5. Pharmaceutical combination product according to claim 4, wherein at least one injection, preferably at least two injections, is/are performed in each cavernous body.

6. Pharmaceutical combination product according to any of the preceding claims, wherein the botulinum toxin is type A or B.

7. Pharmaceutical combination product according to claim 6, wherein the type A botulinum toxin is selected from onabotulinumtoxinA, abobotulinumtoxinA, and incobotulinumtoxinA.

8. Pharmaceutical combination product according to any of the preceding claims, wherein the botulinum toxin is administered no more than once in a 3-to-12 month period.

9. Pharmaceutical combination product according to any of the preceding claims, wherein said at least one proerectile agent is a phosphodiesterase type five (PDE5) inhibitor or prostaglandin E1 (PGE1 ).
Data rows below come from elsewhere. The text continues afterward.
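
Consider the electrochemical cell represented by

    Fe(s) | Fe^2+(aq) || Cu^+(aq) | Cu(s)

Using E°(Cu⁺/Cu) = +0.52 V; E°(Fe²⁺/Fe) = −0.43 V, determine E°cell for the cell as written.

+0.95 V

By convention the left-hand electrode in cell notation is the anode (oxidation) and the right-hand electrode is the cathode (reduction).
E°cell = E°(right) − E°(left) = +0.52 − (−0.43) = +0.95 V.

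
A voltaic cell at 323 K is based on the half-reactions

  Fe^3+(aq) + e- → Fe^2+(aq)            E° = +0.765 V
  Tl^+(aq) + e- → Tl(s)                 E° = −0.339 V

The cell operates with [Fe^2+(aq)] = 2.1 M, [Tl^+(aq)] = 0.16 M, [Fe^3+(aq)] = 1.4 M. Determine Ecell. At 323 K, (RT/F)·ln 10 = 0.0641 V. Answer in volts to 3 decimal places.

+1.144 V

Fe³⁺/Fe²⁺ is reduced (cathode, E° = +0.765 V) and Tl⁺/Tl is oxidized (anode).
E°cell = E°cat − E°an = +0.765 − (−0.339) = +1.104 V; n = 1.
Balancing gives Fe^3+(aq) + Tl(s) → Fe^2+(aq) + Tl^+(aq); hence Q = ([Fe^2+(aq)]·[Tl^+(aq)]) / [Fe^3+(aq)] = 0.24 (log Q = −0.620).
By the Nernst equation, E = +1.104 − (0.0641/1)·(−0.620) = +1.144 V.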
10. Pharmaceutical combination product according to claim 9, wherein the PDE5 inhibitor is selected from avanafil, lodenafil, mirodenafil, sildenafil, tadalafil, vardenafil, udenafil, or a pharmaceutically acceptable salt thereof.
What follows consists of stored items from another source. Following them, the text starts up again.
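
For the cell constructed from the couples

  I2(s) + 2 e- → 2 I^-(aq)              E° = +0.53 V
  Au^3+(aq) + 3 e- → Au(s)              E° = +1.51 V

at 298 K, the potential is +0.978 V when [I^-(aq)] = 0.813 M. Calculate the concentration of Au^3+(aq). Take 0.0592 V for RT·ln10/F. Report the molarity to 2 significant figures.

1.5 M

The Au³⁺/Au couple has the larger reduction potential, so it is the cathode: E°cell = +1.51 − (+0.53) = +0.98 V and n = 6.
Rearranging E = E° − (0.0592/n)·log Q gives log Q = 6(+0.98 − (+0.978))/0.0592 = 0.203.
Balancing electrons gives 2 Au^3+(aq) + 6 I^-(aq) → 2 Au(s) + 3 I2(s); thus Q = 1 / ([Au^3+(aq)]^2·[I^-(aq)]^6).
Substituting the known concentrations and solving, log [Au^3+(aq)] = 0.168 and [Au^3+(aq)] = 1.5 M.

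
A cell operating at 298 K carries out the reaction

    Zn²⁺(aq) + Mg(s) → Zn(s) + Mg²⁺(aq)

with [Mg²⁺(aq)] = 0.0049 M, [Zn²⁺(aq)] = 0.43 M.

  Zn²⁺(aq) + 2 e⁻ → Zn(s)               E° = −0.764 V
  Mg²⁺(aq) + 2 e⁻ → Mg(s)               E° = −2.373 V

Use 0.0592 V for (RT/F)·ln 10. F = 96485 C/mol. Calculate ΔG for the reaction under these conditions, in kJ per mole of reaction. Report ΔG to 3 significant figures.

−322 kJ/mol

E°cell = −0.764 − (−2.373) = +1.609 V; the balanced reaction transfers n = 2 electrons.
The reaction quotient is [Mg²⁺(aq)] / [Zn²⁺(aq)] = 0.0114; by Nernst, E = +1.609 − (0.0592/2)(−1.943) = +1.6665 V.
ΔG = −nFE = −(2)(96485)(+1.6665) J/mol = −322 kJ/mol.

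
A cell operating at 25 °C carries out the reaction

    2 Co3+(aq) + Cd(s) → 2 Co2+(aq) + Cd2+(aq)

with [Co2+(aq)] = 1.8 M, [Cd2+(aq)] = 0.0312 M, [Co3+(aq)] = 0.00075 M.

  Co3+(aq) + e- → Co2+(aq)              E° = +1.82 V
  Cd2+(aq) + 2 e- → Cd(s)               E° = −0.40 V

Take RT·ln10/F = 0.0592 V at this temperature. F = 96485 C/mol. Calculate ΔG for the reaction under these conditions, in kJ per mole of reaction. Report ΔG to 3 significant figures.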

1 1 . Pharmaceutical combination product according to claim 10, wherein the PDE5 inhibitor is sildenafil citrate.

12. Pharmaceutical combination product according to claim 10 or 11 , wherein said PDE5 inhibitor is administered on demand, or, when said PDE5 inhibitor is tadalafil, once per day or every other day.

13. Pharmaceutical combination product according to any of the claims 9 to 12, wherein the PDE5 inhibitor is administered orally.

14. Pharmaceutical combination product according to claim 9, wherein PGE1 is administered locally, preferably wherein PGE1 is administered topically, intra-urethrally or intra-cavernosally.

15. Pharmaceutical combination product according to any of claims 1 to 9 and 12, wherein both botulinum toxin and PGE1 are administered intra-cavernosally.

16. Pharmaceutical combination product according to any of the preceding claims, for use in the treatment of insufficient responders.

17. A method for the treatment of erectile dysfunction, the method comprising administering an effective amount of botulinum toxin simultaneously, sequentially or separately to the administration of an effective amount of at least one proerectile agent.

18. The method of claim 17, for the treatment of erectile dysfunction in proerectile agent insufficient responders.

19. A method for the treatment of erectile dysfunction, said method comprising the steps of: a. selecting a subject that is a proerectile agent insufficient responder;

b. administering botulinum toxin serotype A by intra-cavernosal injection at two different sites, and

20. The method of any one of claims 17 to 19, further comprising a subject recording information related to the effectiveness of the treatment, preferably on a first computer device.

21 . The method of claim 20, wherein the information related to the effectiveness of the treatment is recorded on a first computer device and is accessed on a second computer device.

22. The method of claim 20 or 21 , wherein the information related to the effectiveness of the treatment is recorded into a software program that is configured to receive the information.

23. The method of any one of claims 20 to 22, further comprising storing the information related to the effectiveness of the treatment in a database.

24. A computer system programmed to perform steps of a computer-implemented method, said method comprising:

a. receiving information related to effectiveness of a treatment method comprising the administration of an effective amount of botulinum toxin simultaneously, sequentially or separately to the administration of an effective amount of at least one proerectile agent in a subject;

b. storing the information in a database and transmitting the information to a medical practitioner.